Originally Posted by naquaada (Post 26150)
Yep, I know the unofficial intructions as 'illegal opcodes'. They even may vary inside the processor series, so it <could> be possible that programs using them run one one computer but not on another. But C64 software is very good programmed, there are nearly no compatibility problems although there were at least 5 board revisions and 2 revisions of the C128 (which had an inbuilt C64-mode).

Don't know about the CD-I... I think it came st the same time as Commodore's CD32 which already had a 32bit-68EC020 and the Amiga AGA chipset. But it wasn't able to play video CDs like the CD-I, only with an external module. It was the first 32bit video game console on the market (the most people don't know this) and was fully upgradeable to a real Amiga, that was the main advantage. I still preferred the CDTV, it was fantastic... I still have two, with SCSI-controller, black keyboard and infrared mouse. But the CDTV came too early - the people had no idea what do with a remote-controlled computer containing a CD-ROM which should be placed into the living-room... nowadays everyone wants to do this. But the hardware was really criminal. The single-speed caddy CD-ROM was a complete CD-Player, with components from Technics on it. You could play CDs with it even when the 68000 was removed, crazy. A friend developed hardware for the CDTV, I often heard his curses about that thing :D

Yeah me too... it depends on the 68XX model...
Note: The C64's main CPU can be replaced with a 32-bit 68XX compatible...
Yeah it's quite a cool console for the time...

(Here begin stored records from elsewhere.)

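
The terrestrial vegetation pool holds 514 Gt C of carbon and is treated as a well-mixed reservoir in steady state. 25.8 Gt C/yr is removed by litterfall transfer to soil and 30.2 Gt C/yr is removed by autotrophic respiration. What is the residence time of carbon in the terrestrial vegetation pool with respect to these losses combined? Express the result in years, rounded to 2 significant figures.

9.2 yr

Total removal = 25.80 + 30.20 = 56.000 Gt C/yr.
τ = M / ΣF_out = 514 / 56.000 = 9.179 yr.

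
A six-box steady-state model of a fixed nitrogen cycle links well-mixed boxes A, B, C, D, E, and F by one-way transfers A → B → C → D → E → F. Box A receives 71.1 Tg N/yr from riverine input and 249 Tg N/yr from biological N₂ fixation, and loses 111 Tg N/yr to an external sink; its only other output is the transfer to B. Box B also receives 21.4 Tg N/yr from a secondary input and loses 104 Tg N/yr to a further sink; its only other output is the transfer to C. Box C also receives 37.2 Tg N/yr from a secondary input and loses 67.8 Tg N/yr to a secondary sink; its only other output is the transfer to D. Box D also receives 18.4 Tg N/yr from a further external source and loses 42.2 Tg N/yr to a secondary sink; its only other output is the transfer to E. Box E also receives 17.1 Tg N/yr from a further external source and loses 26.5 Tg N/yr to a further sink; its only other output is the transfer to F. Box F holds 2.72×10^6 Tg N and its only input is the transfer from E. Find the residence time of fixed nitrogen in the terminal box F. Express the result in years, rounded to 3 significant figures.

43400 yr

Box A: F(A→B) = (71.1 + 249) − 111 = 209.10 Tg N/yr.
Box B: F(B→C) = (209.10 + 21.4) − 104 = 126.50 Tg N/yr.
Box C: F(C→D) = (126.50 + 37.2) − 67.8 = 95.900 Tg N/yr.
Box D: F(D→E) = (95.900 + 18.4) − 42.2 = 72.100 Tg N/yr.
Box E: F(E→F) = (72.100 + 17.1) − 26.5 = 62.700 Tg N/yr.
Box F throughput = its input = 62.700 Tg N/yr; τ = 2.72×10^6 / 62.700 = 43380 yr.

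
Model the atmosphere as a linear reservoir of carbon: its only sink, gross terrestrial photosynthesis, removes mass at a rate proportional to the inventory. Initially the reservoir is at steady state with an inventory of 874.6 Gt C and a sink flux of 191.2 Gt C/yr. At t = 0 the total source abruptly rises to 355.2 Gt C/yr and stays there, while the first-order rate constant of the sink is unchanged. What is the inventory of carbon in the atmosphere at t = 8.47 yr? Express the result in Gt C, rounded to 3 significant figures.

1510 Gt C

Residence time τ = M₀/F₀ = 4.574 yr. The eventual steady state is M_∞ = M₀·(F₁/F₀) = 874.6 × 355.2/191.2 = 1624.8 Gt C.
The anomaly ΔM(t) = M(t) − M_∞ decays as ΔM₀·e^(−t/τ) with ΔM₀ = 874.6 − 1624.8 = −750.2 Gt C.
At t = 8.47 yr, e^(−t/τ) = e^(−1.852) = 0.1570, so ΔM = −117.8 Gt C and M = 1624.8 − 117.8 = 1507.0 Gt C.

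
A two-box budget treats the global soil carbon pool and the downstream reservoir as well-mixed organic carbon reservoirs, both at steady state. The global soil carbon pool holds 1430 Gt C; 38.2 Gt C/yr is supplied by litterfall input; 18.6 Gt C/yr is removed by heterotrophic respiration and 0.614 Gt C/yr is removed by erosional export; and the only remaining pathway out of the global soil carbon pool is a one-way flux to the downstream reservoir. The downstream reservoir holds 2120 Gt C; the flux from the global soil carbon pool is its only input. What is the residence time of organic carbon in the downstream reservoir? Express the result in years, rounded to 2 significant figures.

110 yr

Balance the global soil carbon pool: ΣF_in = 38.200 Gt C/yr.
Flux to the downstream reservoir = ΣF_in − (18.6 + 0.614) = 18.986 Gt C/yr.
At steady state the output of the downstream reservoir equals its input, 18.986 Gt C/yr.
τ = M / F = 2120 / 18.986 = 111.7 yr.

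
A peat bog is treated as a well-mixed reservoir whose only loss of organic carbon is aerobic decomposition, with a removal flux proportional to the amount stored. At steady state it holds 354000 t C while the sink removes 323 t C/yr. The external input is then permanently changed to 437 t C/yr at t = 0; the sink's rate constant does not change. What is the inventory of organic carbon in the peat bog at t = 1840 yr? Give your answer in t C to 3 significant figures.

τ = M₀/F₀ = 354000/323 = 1096 yr; rate constant k = 1/τ.
New steady state M_∞ = F₁/k = F₁·τ = 437 × 1096 = 478940 t C.
M(t) = M_∞ + (M₀ − M_∞)·e^(−t/τ); t/τ = 1840/1096 = 1.679, so e^(−t/τ) = 0.1866.
M(t) = 478940 − 124900 × 0.1866 = 455630 t C.

456000 t C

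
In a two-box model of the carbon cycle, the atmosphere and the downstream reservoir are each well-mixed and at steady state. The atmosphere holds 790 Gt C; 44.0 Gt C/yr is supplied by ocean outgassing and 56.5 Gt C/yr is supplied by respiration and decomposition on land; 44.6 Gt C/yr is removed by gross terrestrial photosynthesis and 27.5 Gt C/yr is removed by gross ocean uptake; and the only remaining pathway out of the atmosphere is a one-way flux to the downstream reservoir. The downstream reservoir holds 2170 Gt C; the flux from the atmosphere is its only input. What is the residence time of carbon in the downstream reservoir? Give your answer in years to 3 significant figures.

Balance the atmosphere: ΣF_in = 44.0 + 56.5 = 100.50 Gt C/yr.
Flux to the downstream reservoir = ΣF_in − (44.6 + 27.5) = 28.400 Gt C/yr.
At steady state the output of the downstream reservoir equals its input, 28.400 Gt C/yr.
τ = M / F = 2170 / 28.400 = 76.41 yr.

76.4 yr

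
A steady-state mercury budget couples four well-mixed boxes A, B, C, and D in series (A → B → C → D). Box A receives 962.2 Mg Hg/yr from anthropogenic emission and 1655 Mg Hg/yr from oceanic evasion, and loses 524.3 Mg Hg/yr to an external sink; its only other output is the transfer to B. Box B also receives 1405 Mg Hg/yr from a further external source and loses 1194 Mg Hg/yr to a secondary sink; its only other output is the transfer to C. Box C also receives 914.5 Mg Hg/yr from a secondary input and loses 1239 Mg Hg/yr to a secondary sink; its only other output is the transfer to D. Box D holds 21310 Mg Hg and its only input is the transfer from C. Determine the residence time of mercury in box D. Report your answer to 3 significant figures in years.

10.8 yr

Box A: F(A→B) = (962.2 + 1655) − 524.3 = 2092.9 Mg Hg/yr.
Box B: F(B→C) = (2092.9 + 1405) − 1194 = 2303.9 Mg Hg/yr.
Box C: F(C→D) = (2303.9 + 914.5) − 1239 = 1979.4 Mg Hg/yr.
Box D throughput = its input = 1979.4 Mg Hg/yr; τ = 21310 / 1979.4 = 10.77 yr.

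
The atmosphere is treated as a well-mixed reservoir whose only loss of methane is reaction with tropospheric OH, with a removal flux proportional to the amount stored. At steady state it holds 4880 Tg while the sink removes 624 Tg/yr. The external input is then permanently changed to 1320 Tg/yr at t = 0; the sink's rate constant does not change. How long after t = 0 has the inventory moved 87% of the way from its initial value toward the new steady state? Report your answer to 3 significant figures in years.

16.0 yr

τ = M₀/F₀ = 4880/624 = 7.821 yr.
The remaining gap fraction is e^(−t/τ); 87% covered ⇒ e^(−t/τ) = 0.130.
t = −τ ln(0.130) = 7.821 × 2.040 = 15.96 yr.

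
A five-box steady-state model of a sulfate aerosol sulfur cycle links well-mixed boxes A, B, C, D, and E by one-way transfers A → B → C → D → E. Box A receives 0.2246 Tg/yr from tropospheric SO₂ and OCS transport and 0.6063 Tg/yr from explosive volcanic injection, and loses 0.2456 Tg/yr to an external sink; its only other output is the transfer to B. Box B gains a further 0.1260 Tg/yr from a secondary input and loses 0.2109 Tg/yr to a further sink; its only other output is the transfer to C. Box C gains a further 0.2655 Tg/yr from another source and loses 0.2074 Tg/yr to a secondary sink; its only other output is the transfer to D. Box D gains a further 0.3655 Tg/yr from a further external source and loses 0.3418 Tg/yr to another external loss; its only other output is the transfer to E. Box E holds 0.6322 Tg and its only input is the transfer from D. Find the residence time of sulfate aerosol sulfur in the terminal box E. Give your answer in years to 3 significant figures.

Box A: F(A→B) = (0.2246 + 0.6063) − 0.2456 = 0.58530 Tg/yr.
Box B: F(B→C) = (0.58530 + 0.1260) − 0.2109 = 0.50040 Tg/yr.
Box C: F(C→D) = (0.50040 + 0.2655) − 0.2074 = 0.55850 Tg/yr.
Box D: F(D→E) = (0.55850 + 0.3655) − 0.3418 = 0.58220 Tg/yr.
Box E throughput = its input = 0.58220 Tg/yr; τ = 0.6322 / 0.58220 = 1.086 yr.

1.09 yr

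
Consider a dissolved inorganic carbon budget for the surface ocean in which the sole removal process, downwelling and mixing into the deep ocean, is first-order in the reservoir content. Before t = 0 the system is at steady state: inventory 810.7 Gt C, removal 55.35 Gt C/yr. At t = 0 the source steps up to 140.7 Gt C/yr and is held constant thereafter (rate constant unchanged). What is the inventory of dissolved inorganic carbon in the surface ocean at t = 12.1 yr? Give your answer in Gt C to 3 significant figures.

1510 Gt C

The sink rate constant is k = F₀/M₀ = 55.35/810.7 = 0.06827 yr⁻¹.
Solving dM/dt = F₁ − kM with M(0) = M₀ gives M(t) = F₁/k + (M₀ − F₁/k)·e^(−kt).
F₁/k = 140.7/0.06827 = 2060.8 Gt C; kt = 0.06827 × 12.1 = 0.8261, e^(−kt) = 0.4377.
M(12.1) = 2060.8 + (810.7 − 2060.8) × 0.4377 = 2060.8 − 547.2 = 1513.6 Gt C.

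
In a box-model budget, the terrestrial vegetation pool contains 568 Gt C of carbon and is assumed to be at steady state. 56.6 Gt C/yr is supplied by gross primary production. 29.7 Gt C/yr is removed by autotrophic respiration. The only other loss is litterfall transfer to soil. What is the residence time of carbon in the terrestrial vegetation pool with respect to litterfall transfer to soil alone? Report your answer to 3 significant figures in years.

At steady state ΣF_in = ΣF_out.
ΣF_in = 56.600 Gt C/yr.
Litterfall transfer to soil flux = ΣF_in − (29.7) = 56.600 − 29.70 = 26.90 Gt C/yr.
τ = M / F = 568 / 26.90 = 21.12 yr.

21.1 yr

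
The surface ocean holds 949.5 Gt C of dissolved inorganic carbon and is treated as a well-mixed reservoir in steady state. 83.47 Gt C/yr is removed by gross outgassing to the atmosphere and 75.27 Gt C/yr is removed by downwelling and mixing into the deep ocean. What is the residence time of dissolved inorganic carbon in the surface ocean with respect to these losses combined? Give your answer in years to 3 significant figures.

5.98 yr

Total removal = 83.47 + 75.27 = 158.74 Gt C/yr.
τ = M / ΣF_out = 949.5 / 158.74 = 5.981 yr.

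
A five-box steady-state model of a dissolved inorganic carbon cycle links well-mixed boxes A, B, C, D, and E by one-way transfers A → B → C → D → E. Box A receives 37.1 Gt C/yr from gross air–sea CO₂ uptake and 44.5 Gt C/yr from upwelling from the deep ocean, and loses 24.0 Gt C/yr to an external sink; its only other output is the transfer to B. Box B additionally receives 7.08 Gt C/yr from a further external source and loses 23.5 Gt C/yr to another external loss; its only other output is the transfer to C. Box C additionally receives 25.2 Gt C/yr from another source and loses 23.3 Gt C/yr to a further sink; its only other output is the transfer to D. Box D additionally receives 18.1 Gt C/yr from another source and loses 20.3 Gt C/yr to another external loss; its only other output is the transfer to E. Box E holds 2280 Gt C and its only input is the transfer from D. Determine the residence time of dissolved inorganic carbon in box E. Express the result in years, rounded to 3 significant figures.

55.8 yr

Box A: F(A→B) = (37.1 + 44.5) − 24.0 = 57.600 Gt C/yr.
Box B: F(B→C) = (57.600 + 7.08) − 23.5 = 41.180 Gt C/yr.
Box C: F(C→D) = (41.180 + 25.2) − 23.3 = 43.080 Gt C/yr.
Box D: F(D→E) = (43.080 + 18.1) − 20.3 = 40.880 Gt C/yr.
Box E throughput = its input = 40.880 Gt C/yr; τ = 2280 / 40.880 = 55.77 yr.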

Valentine 05-09-2009 04:13 PM

And the nicest fun part in the early C64 days was typing 4 to 10 pages of hex value listings from a magazine into your machine.:D
Thank god we later on had checksums.

andyvand 05-09-2009 04:28 PM

Quote:

Originally Posted by Valentine (Post 26153)
And the nicest fun part in the early C64 days was typing 4 to 10 pages of hex value listings from a magazine into your machine.:D
Thank god we later on had checksums.

Yeah and later on making it into a binary and storing to tape or disk

naquaada 05-09-2009 05:17 PM

The C64's main cpu can't be replaced with an 68xx-chpu, these are from Motorola. The Flash8 and SuperCPU accelerators are using a 65816 with 8 or 20 MHz, but they also work only in 8 bit mode. True 16-bit applications are very rare for the C64.

Valentine 05-09-2009 07:00 PM

Quote:

Originally Posted by andyvand (Post 26154)
Yeah and later on making it into a binary and storing to tape or disk

What disk?:) Teenagers had no disks then:D Or maybe 1 in 20.